Some believe that hydrogen could one day replace conventional gasoline as the main power source for consumer vehicles.

But the technology is still in the early stages. There's just one refueling station in the region, in Washington, D.C., which has been a key stumbling block to getting the vehicle here.

There's also the complicating factor that the vehicle has to be housed each night at GM's research facility at Fort Belvoir in Virginia, and a GM engineer would ride along every day to monitor the vehicle's performance.

The initial plan was to give the van to an agency in Prince George's County, so the filling station and overnight home wouldn't be so far away, Mr.
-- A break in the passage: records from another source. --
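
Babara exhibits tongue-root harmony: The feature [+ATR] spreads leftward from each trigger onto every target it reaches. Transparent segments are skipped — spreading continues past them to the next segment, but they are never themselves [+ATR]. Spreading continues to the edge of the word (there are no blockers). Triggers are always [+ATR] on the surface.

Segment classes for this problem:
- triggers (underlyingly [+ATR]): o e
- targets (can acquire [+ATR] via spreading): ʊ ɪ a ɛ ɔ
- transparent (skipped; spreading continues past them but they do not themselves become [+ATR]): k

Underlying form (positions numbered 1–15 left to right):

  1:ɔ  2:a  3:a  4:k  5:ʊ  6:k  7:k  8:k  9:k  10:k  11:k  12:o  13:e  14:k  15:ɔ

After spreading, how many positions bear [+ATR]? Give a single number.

6

From /o/ at 12 leftward: 11 /k/ transparent; 10 /k/ transparent; 9 /k/ transparent; 8 /k/ transparent; 7 /k/ transparent; 6 /k/ transparent; 5 /ʊ/ → [+ATR]; 4 /k/ transparent; 3 /a/ → [+ATR]; 2 /a/ → [+ATR]; 1 /ɔ/ → [+ATR]; word edge.
From /e/ at 13 leftward: 12 /o/ is itself a trigger — this domain ends here.
Target with no active source: position 15 stays [-ATR].
[+ATR] positions on the surface: 1 2 3 5 12 13.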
Li said.

When that didn't work out, the Maryland Energy Administration looked at a fixed Baltimore-to-D.C. route. But the energy administration didn't feel comfortable having no spot to refuel in the Baltimore area, Mr. Li said.

"It got a little complicated," Mr. Li said. "There were a lot of restrictions that we weren't aware of."

GM officials did not return a call for comment.

For now, Mr. Li said the Maryland Energy Administration is scouting more possible routes. And the administration is waiting to see if technology improves, so that the van can go farther between refuelings or a filling station can be added in Baltimore.

Josh Tulkin of the Chesapeake Climate Action Network said there are often hurdles to getting new technology on the streets. The Takoma Park-based group advocates for cleaner vehicles and alternative fuels to combat global warming.

"This demonstrates it is often bureaucratic or political barriers that are holding back the clean car revolution," he said.